See, it was Thanksgiving, usually the best time at the Walker household. Grandma Walker had always done the cooking. But, every day since Darryl won the Capital County Cook-off in August, he’d tell anyone who’d listen that he was making Thanksgiving dinner. The whole town knew to stay away from the Walker household today.
He only won because the other contestant, Mickey Bluedog (his real name, by the way), had a mysterious heart attack and dropped dead right there on the stage. No one had actually given Darryl a trophy or told him he’d actually won because everyone was so shocked about Mickey. But that didn’t stop Darryl from celebrating right in front of Mickey’s distraught daughter, Minnie (also her real name). And now Darryl thought he was the best cook in Capital County.
And no one had the heart to tell nice, generous Darryl Walker otherwise.

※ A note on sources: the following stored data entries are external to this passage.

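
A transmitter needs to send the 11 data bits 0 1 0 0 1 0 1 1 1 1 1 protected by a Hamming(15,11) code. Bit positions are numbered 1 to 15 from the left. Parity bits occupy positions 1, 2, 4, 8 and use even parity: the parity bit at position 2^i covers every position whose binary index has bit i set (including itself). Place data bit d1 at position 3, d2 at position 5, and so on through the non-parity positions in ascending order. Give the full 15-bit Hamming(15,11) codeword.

Place data bits at non-power-of-two positions: b3=0, b5=1, b6=0, b7=0, b9=1, b10=0, b11=1, b12=1, b13=1, b14=1, b15=1.
p1 = XOR of data positions {3,5,7,9,11,13,15} = 0⊕1⊕0⊕1⊕1⊕1⊕1 = 1
p2 = XOR of data positions {3,6,7,10,11,14,15} = 0⊕0⊕0⊕0⊕1⊕1⊕1 = 1
p4 = XOR of data positions {5,6,7,12,13,14,15} = 1⊕0⊕0⊕1⊕1⊕1⊕1 = 1
p8 = XOR of data positions {9,10,11,12,13,14,15} = 1⊕0⊕1⊕1⊕1⊕1⊕1 = 0
Codeword b1..b15 = 110110001011111

110110001011111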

So when he showed up, outfitted in a chef’s hat and apron that read KISS THE COOK, Thanksgiving morning, there was a resounding, “Aw hell no” from the boys.
“Let me taste.” Darryl’s mother shuffled over and pulled open the oven revealing the light skinned turkey, two shaky pies and an unnaturally creamy macaroni and cheese. She took one long look at her son, who was busy stirring a pot of sad beans, and beckoned the boys over.

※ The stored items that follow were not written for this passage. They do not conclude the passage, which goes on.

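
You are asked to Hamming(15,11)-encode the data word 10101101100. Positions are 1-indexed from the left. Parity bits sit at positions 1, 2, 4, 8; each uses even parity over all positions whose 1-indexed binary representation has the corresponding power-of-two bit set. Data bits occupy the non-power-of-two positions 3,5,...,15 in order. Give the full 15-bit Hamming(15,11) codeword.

Place data bits at non-power-of-two positions: b3=1, b5=0, b6=1, b7=0, b9=1, b10=1, b11=0, b12=1, b13=1, b14=0, b15=0.
p1 = XOR of data positions {3,5,7,9,11,13,15} = 1⊕0⊕0⊕1⊕0⊕1⊕0 = 1
p2 = XOR of data positions {3,6,7,10,11,14,15} = 1⊕1⊕0⊕1⊕0⊕0⊕0 = 1
p4 = XOR of data positions {5,6,7,12,13,14,15} = 0⊕1⊕0⊕1⊕1⊕0⊕0 = 1
p8 = XOR of data positions {9,10,11,12,13,14,15} = 1⊕1⊕0⊕1⊕1⊕0⊕0 = 0
Codeword b1..b15 = 111101001101100

111101001101100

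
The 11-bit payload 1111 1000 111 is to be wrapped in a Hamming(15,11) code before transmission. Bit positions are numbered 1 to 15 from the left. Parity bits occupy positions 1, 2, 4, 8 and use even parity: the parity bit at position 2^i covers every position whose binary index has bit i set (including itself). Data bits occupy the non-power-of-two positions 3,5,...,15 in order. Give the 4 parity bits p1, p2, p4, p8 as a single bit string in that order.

Place data bits at non-power-of-two positions: b3=1, b5=1, b6=1, b7=1, b9=1, b10=0, b11=0, b12=0, b13=1, b14=1, b15=1.
p1 = XOR of data positions {3,5,7,9,11,13,15} = 1⊕1⊕1⊕1⊕0⊕1⊕1 = 0
p2 = XOR of data positions {3,6,7,10,11,14,15} = 1⊕1⊕1⊕0⊕0⊕1⊕1 = 1
p4 = XOR of data positions {5,6,7,12,13,14,15} = 1⊕1⊕1⊕0⊕1⊕1⊕1 = 0
p8 = XOR of data positions {9,10,11,12,13,14,15} = 1⊕0⊕0⊕0⊕1⊕1⊕1 = 0
Parity bits p1,p2,p4,p8 = 0100

0100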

He was oblivious to his four sons pulling the drastically under cooked food out of the lukewarm oven. Grandma Walker threw open the window and before Darryl could count to ten, the lawn caught the smorgasbord of food.
“Darryl, your cooking is trash. I’m ordering Chinese,” Grandma Walker declared shuffling into the living room, the triplets hot on her trail, thanking her for being a good samaritan. Darryl Jr. was the most thankful because he didn’t have to pray to The Lord to dismember his father again. He was sure his prayers went unanswered anyway.
The Walker family had a happy Thanksgiving. Even Darryl Sr.